Diagnosed with breast cancer in 1991, when she was 38, Ravenlight said, “Looking in the mirror became a daily torture.” Three years after her ordeal, Ravenlight went on to work with photographer Dean Brittingham, to develop the Breast Cancer and Body Image project. Breast cancer survivors overwhelmingly responded with visual art, first person nonfiction narrative prose and poetry.
Growing up in Long Island, this “high femme” was hardly the profile of an activist. Intervening life events, including a devastating motorcycle accident in her 20’s and the breast cancer in her 30’s, led to a very public life. It included railing against the class structure of the Michigan Music Festival, co-coordinating the women’s organization Outcasts, and expanding the breast cancer image project into a three-day conference.
The essence of Ravenlight, however, was bodywork. Her massage, cranio-sacral and lymph drainage therapies soothed both body and soul during her successful 25-year bodywork practice in San Francisco and the East Bay. She considered such work an honor and said, “My passion is to create a space, a stillness, where my client’s innate healing potential can emerge and manifest.”
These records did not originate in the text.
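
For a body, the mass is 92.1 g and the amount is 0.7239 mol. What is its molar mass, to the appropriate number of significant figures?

127 g/mol

molar mass = 92.1 g ÷ 0.7239 mol = 127.227517613… g/mol.
92.1 has 3 significant figures; 0.7239 has 4.
Division/multiplication keeps the fewest: 3 significant figures.
Rounded: 127 g/mol.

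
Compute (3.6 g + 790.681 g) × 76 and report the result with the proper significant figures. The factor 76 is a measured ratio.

6.0 × 10⁴ g

3.6 g + 790.681 g = 794.281 g; the sum is limited to 1 decimal place (4 s.f.).
Carrying full precision, 794.281 × 76 = 60365.356 g; 76 has 2 s.f., so the result keeps min(4, 2) = 2 s.f.
Rounded to 2 significant figures: 6.0 × 10⁴ g.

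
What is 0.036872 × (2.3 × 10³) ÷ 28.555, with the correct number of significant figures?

3.0

0.036872 × (2.3 × 10³) ÷ 28.555 = 2.96990369462…
Multiplication/division keeps the fewest significant figures: 0.036872 → 5 s.f., 2.3 × 10³ → 2 s.f., 28.555 → 5 s.f.; limit is 2.
Rounded to 2 significant figures: 3.0.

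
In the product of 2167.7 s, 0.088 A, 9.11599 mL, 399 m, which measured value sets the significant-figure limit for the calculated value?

2167.7 s → 5 s.f.; 0.088 A → 2 s.f.; 9.11599 mL → 6 s.f.; 399 m → 3 s.f.
The fewest is 2 significant figures, from 0.088 A.

0.088 A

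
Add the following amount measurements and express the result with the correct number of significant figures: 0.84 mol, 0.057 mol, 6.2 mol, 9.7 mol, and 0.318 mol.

17.1 mol

0.84 mol + 0.057 mol + 6.2 mol + 9.7 mol + 0.318 mol = 17.115 mol.
Addition/subtraction keeps the fewest decimal places: 0.84 → 2 decimal places, 0.057 → 3 decimal places, 6.2 → 1 decimal place, 9.7 → 1 decimal place, 0.318 → 3 decimal places; limit is 1.
Rounded to 1 decimal place: 17.1 mol.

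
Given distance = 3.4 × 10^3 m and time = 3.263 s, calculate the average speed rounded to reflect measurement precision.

1.0 × 10^3 m/s

average speed = 3.4 × 10^3 m ÷ 3.263 s = 1041.98590254… m/s.
3.4 × 10^3 has 2 significant figures; 3.263 has 4.
Division/multiplication keeps the fewest: 2 significant figures.
Rounded: 1.0 × 10^3 m/s.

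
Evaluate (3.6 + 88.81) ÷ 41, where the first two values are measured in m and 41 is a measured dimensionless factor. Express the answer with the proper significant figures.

3.6 m + 88.81 m = 92.41 m; the sum is limited to 1 decimal place (3 s.f.).
Carrying full precision, 92.41 ÷ 41 = 2.25390243902… m; 41 has 2 s.f., so the result keeps min(3, 2) = 2 s.f.
Rounded to 2 significant figures: 2.3 m.

2.3 m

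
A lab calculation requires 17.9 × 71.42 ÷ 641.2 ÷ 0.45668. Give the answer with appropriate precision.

17.9 × 71.42 ÷ 641.2 ÷ 0.45668 = 4.36583552856…
Multiplication/division keeps the fewest significant figures: 17.9 → 3 s.f., 71.42 → 4 s.f., 641.2 → 4 s.f., 0.45668 → 5 s.f.; limit is 3.
Rounded to 3 significant figures: 4.37.

4.37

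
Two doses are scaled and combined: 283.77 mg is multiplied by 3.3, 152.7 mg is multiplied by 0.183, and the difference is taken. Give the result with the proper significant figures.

283.77 × 3.3 = 936.441 → 9.4 × 10^2 mg (2 s.f., last digit at the 10^1 place).
152.7 × 0.183 = 27.9441 → 27.9 mg (3 s.f., last digit at the 10^-1 place).
Difference: 908.4969 mg; keep the coarser place, 10^1.
Result: 9.1 × 10^2 mg.

9.1 × 10^2 mg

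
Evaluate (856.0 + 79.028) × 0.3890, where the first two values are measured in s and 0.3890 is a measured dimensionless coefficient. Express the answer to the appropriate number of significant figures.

363.7 s

856.0 s + 79.028 s = 935.028 s; the sum is limited to 1 decimal place (4 s.f.).
Carrying full precision, 935.028 × 0.3890 = 363.725892 s; 0.3890 has 4 s.f., so the result keeps min(4, 4) = 4 s.f.
Rounded to 4 significant figures: 363.7 s.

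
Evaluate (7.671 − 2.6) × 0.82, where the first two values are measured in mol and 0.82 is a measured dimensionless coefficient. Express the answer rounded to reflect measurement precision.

7.671 mol − 2.6 mol = 5.071 mol; the difference is limited to 1 decimal place (2 s.f.).
Carrying full precision, 5.071 × 0.82 = 4.15822 mol; 0.82 has 2 s.f., so the result keeps min(2, 2) = 2 s.f.
Rounded to 2 significant figures: 4.2 mol.

4.2 mol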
A devotee of Mata Amritanandamayi Devi in the last decade, she was given the name Rajeshwari, the name of an Indian goddess, by Amma. Her faith led to reconciliation with her biological family.
She died like she lived, with significance. On 12/12/12, Ravenlight left this temporal world from her home in Oakland. Her battle with pancreatic cancer, after having survived breast cancer for 22 years, was lost, despite valiant efforts to overcome the disease. She used every method that she could, including acupuncture, meditation, nutrition and massage along with standard chemotherapy and radiation.
During the last year of her disease, many in the cancer resource, same-sex partner dance and spiritual communities hosted fundraisers for her, as she could no longer work. We now mourn her passing. She will be especially missed by her brother, Peter Dannenhoffer, her dear friends and caregivers Sora Counts, Rajani Venkatraman Levis and Zoe Balfour, and her beloved cats: Fetch and BBC.
A public memorial and celebration of Ravenlight’s life will take place at the Women’s Cancer Resource Center, 5741 Telegraph Avenue, Oakland, CA on Saturday, Jan. 26th, from 2-4 p.m. Everyone is welcome.